Le Tantra admet que l’essence est au-delà des mots. Elle n’est exprimée par aucun mot. Et pourtant, le Tantra est un discours fait de mots. Comment justifier cette contradiction ?

Selon l’interprétation cachemirienne, assurément la plus aboutie du Tantra, cette contradiction se résout en trois points :

1 – Il y a une pédagogie en deux moments : affirmation, puis négation. Par exemple : « Vous voyez l’étoile, là, posée au bout de la branche de cet arbre ? » Cette affirmation est ensuite niée, quand on réalise que l’étoile n’est évidemment pas « sur » la branche. Et pourtant, même si l’affirmation initiale n’était pas complètement vraie, elle a aidé à repérer l’étoile. Il en va ainsi dans la pédagogie spirituelle : on affirme et on nie, c’est-à-dire que l’on procède par une série de corrections. Quand on dit que « L’essence est conscience », c’est pour corriger la croyance selon laquelle l’essence serait une obscure réalité éloignée de moi ; ensuite, j’ajoute « elle n’est pas un objet » afin de corriger la croyance selon laquelle l’essence serait un objet que je pourrais saisir sur le mode du « cela », alors qu’elle est bien plutôt cette activité qui saisit, mais qui elle-même ne se laisse pas saisir de cette manière, et ainsi de suite. Solve et coagula. Cependant, contrairement à ce qui est tenu dans le bouddhisme et le Vedânta, cette pédagogie n’est pas ici considérée comme un artifice, mais comme un des visages de la pulsation de l’Essence, laquelle n’est pas statique, mais dynamique. Et ce mouvement, en sa forme essentielle, si j’ose dire, comporte au moins deux temps, tels l’inspir et l’expir, le goût et le dégoût, la naissance et la mort, l’état de veille et l’état de sommeil profond. L’Essence elle-même est de nature dialectique : thèse, antithèse… Ainsi, il devient possible d’exprimer par la parole ce qui transcende la parole.
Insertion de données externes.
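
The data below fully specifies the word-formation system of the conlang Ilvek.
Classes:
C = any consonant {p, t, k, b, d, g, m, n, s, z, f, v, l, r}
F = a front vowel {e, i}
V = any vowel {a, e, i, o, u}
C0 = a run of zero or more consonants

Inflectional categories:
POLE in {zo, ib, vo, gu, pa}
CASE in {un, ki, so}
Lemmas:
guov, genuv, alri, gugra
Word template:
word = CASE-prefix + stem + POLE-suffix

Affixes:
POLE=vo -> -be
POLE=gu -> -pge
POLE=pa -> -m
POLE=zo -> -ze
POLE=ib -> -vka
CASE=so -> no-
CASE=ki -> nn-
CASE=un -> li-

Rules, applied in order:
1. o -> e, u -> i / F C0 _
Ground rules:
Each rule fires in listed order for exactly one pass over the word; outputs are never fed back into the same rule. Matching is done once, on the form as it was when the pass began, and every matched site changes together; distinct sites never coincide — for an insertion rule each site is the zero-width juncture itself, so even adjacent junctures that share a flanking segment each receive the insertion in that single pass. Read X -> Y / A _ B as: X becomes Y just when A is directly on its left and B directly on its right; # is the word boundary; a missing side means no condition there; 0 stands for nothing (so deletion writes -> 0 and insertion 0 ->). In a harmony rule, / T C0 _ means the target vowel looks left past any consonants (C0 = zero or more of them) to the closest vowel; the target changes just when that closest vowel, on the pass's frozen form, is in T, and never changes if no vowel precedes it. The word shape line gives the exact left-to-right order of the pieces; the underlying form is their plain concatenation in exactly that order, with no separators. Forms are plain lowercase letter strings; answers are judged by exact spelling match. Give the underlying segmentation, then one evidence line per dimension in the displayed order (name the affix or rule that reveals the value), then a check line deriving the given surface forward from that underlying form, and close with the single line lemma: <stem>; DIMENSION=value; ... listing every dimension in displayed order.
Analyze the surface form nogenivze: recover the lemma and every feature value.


underlying: no-genuv-ze
POLE=zo - signalled by the affix -ze
CASE=so - signalled by the affix no-
check: nogenuvze -> nogenivze
lemma: genuv; POLE=zo; CASE=so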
2 – L’Essence elle-même est parole. Elle n’est certes pas parole articulée, mais cette dernière est la libre transformation de la Parole indifférenciée qu’est la conscience universelle. Il y a continuité entre ces étapes ou ces plans – car le plan supérieur ne disparaît pas quand s’esquisse le plan inférieur – davantage que rupture ou dualité. L’Essence demeure intuition qui se différencie en mots, qui se perd et s’oublie dans ces mots, puis qui se ressaisit finalement dans ces mots mêmes, comme le soleil qui engendre les nuées, qui est voilé par elles, avant de les transpercer de ses rayons. Cette percée à jour de l’au-delà des mots dans les mots a lieu dans la philosophie et dans la poésie. Ces deux modes du discours sont des manifestations éclatantes de l’Essence comme pure intuition du Vrai ou « pure science » (sad-vidyâ), comparable à un éclair dans la nuit. 

3 – Enfin, il y a un mot qui exprime, et qui pourtant n’exprime pas un objet. C’est le mot « je », aham en sanskrit. Il est réalisation de la conscience, de l’Essence. Voilà pourquoi « aham » est le Mantra suprême, qui enveloppe d’ailleurs toutes les lettres de l’alphabet de la langue sanskrite, la langue parfaite qui va en effet de « a » à « ha ». Or, la mission (plutôt que la « fonction » !) d’un Mantra est de ramener l’individu vers sa Source, vers l’Essence qu’il est. Enoncer « je » est la voie la plus courte pour ramener l’ego dans le Soi, si l’on veut s’exprimer ainsi. Du reste, n’est-ce pas la pratique recommandée par Ramana Maharshi ?

Si l’on médite ces trois points, l’on saura que l’Essence peut être exprimée par des mots, même si elle n’est la chose d’aucun mot, l’objet d’aucune phrase. Et l’on reconnaîtra l’Essence dans la conscience, et l’on progressera vers elle.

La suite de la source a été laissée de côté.